While there are numerous reasons why agency businesses are struggling today, the underlying gravitational pull they’re fighting is this: marketing is migrating in-house.
That’s not to say that companies don’t still need or want help from external service providers. Or that there aren’t new and exciting opportunities in the services space.
They do, and there are.
But we’re witnessing a geological shift in the structure of the marketing industry. And the latest data from a study by DataXu, shown above, suggests that it’s crossing a tipping point.
The short version of the story:
In the glory days of Mad Men — which persisted well into the 21st century — the real meat of marketing, particularly in B2C, was in the hands of agencies. They drove strategy, creative, and operations for brand communications in a mass media world. The most important decision a CMO made? Selecting which agency to work with.
While vestigages of that era persist (insert arm waving about the millions of dollars still spent on traditional TV advertising here), the foundation of that model has been steadily crumbling as wave upon wave of digital disruption crashes against it:
- The explosion of digital touchpoints between companies and customers
- The empowerment of those customers through search and social media
- The resulting expansion of marketing from communications to experiences
- The acceleration of marketing’s clockspeed in a digitally malleable world
- The collapse of organizational silos to improve continuity across experiences
- The growing entanglement of product and marketing in a connected age
- The massive marketing technology landscape that enables all of this
- The treasure trove of data generated and leveraged by everything above
To deny these forces or their growing impact on the structure of the marketing industry is to resign yourself to the fate of The Innovator’s Dilemma.
Many of these trends I covered in my booklet, A New Brand of Marketing, a couple of years ago. (You can still download it as a free PDF if you wish — it ambitiously attempts to explain the remaking of modern marketing in a 30-minute read.)
All of these trends contribute to the shift of focus from agencies to in-house marketing capabilities.
Why? Because they’re all interconnected in the gestalt of customer experience.
Marketers simply can’t outsource customer experience wholesale the way they did brand communications.
Experience is too entwined in everything the company does — not just in marketing, but in product, sales, service. It’s embedded into the company’s culture (or, more accurately, the culture is embedded into the experience). It bonds the company’s assets, from soft human capital to hard infrastructure, together into a cohesive whole.

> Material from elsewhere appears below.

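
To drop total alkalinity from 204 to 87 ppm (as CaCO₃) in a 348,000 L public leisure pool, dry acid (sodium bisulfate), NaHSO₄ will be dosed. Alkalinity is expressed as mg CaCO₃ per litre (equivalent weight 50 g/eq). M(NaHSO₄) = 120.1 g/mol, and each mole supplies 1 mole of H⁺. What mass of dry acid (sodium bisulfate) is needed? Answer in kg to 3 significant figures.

Alkalinity to neutralize: (204 − 87) = 117 mg/L as CaCO₃ × 348,000 L = 40,720 g as CaCO₃.
Equivalents of H⁺ required: 40,720 ÷ 50 g/eq = 814.3 eq = 814.3 mol NaHSO₄.
Mass of NaHSO₄: 814.3 × 120.1 = 97,800 g.

97.8 kg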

Or at least it does when it’s done well.
Of course, that transformation is neither quick nor easy. Most companies I talk with are still in the middle of that journey. They’re wrestling with the inertia of the past and the unknowns of the future. Few outside of the digital natives (Amazon, Airbnb, Netflix, Uber, etc.) — who had the good fortune of being born this way — have attained this new level of being.

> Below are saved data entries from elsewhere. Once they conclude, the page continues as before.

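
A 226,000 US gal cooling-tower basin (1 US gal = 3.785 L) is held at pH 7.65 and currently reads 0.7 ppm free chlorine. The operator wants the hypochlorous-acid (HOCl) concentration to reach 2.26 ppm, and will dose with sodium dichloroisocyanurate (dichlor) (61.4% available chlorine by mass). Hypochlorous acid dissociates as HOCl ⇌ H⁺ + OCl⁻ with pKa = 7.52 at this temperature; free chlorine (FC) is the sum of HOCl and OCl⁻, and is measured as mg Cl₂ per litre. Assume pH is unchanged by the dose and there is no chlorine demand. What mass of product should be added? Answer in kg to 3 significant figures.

Volume: 226,000 US gal × 3.785 L/gal = 855,410 L.
[OCl⁻]/[HOCl] = 10^(pH − pKa) = 10^(7.65 − 7.52) = 1.349; fraction as HOCl = 1/(1 + 1.349) = 0.4257.
Free chlorine required for 2.26 ppm HOCl: 2.26 / 0.4257 = 5.309 ppm.
FC to add: 5.309 − 0.7 = 4.609 mg/L as Cl₂.
Cl₂ equivalent: 4.609 mg/L × 855,410 L = 3942 g.
Product at 61.4% available Cl: 3942 / 0.614 = 6421 g.

6.42 kg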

But they’re working on it. And as part of that, they’re recruiting and developing the talent in-house necessary to build experience-led marketing capabilities as core competencies.
Now, I know, this high-level talk of “experience” is all grand and exciting. But can it justify reengineering the marketing budget today, to move agency spend in-house?

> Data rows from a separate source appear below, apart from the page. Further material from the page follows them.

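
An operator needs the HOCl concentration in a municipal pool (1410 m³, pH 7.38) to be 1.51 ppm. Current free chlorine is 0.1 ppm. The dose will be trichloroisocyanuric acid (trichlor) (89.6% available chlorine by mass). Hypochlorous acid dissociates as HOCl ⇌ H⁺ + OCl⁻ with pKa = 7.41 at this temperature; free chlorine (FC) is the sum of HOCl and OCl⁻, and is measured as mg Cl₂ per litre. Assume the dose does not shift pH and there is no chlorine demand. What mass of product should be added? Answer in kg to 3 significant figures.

4.44 kg

Volume: 1410 m³ = 1,410,000 L.
[OCl⁻]/[HOCl] = 10^(pH − pKa) = 10^(7.38 − 7.41) = 0.9333; fraction as HOCl = 1/(1 + 0.9333) = 0.5173.
Free chlorine required for 1.51 ppm HOCl: 1.51 / 0.5173 = 2.919 ppm.
FC to add: 2.919 − 0.1 = 2.819 mg/L as Cl₂.
Cl₂ equivalent: 2.819 mg/L × 1,410,000 L = 3975 g.
Product at 89.6% available Cl: 3975 / 0.896 = 4436 g.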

This study from DataXu — which you should download a copy for yourself — reveals the real-world justifications marketers are using to move martech and adtech in-house:
The top benefits marketers believe they achieve by moving martech/adtech in-house:
- It’s more cost-effective (top reason for both martech and adtech)
- It offers greater transparency
- It delivers better results on marketing campaigns
- It gives advertisers direct access to their own data
These are pragmatic reasons why more than half of the marketers in this survey report they are expecting to move more martech and adtech in-house over the next 12 months. Only 10% expect to manage less of their technology in-house in the year ahead.
The infrastructure moves in-house. Which brings the data in-house. Which brings the talent in-house. These are all steps along the path to remaking marketing’s internal capabilities. Step by step, the grand journey of the “experience” transformation of marketing is being taken.
The Great Marketing Migration is proceeding apace.
P.S. While I am skeptical of the survival of “agencies” as we knew them, I firmly belive that there are many, many exciting opportunities for service providers in this new world.
In the short term, there is tremendous demand from companies for help with this transition and transformation, which will be a major market for many years to come. Some agencies and consulting firms are having phenomenal success with this today.
Over the longer term, in an age of exponential dynamics, organizations of every kind are likely to seek more specialized on-demand services to better support agile scalability. There are a multitude of interesting opportunities for service providers to blend more data and software into their offerings — algorithmically-enhanced service providers. And there are fascinating models that blend agency services with recruitment and training services into new kinds of talent foundries and human capital renewal centers.
And, of course, there will always been an evergreen field for management consulting.
If we understand where the migration is headed, we can be there to serve it.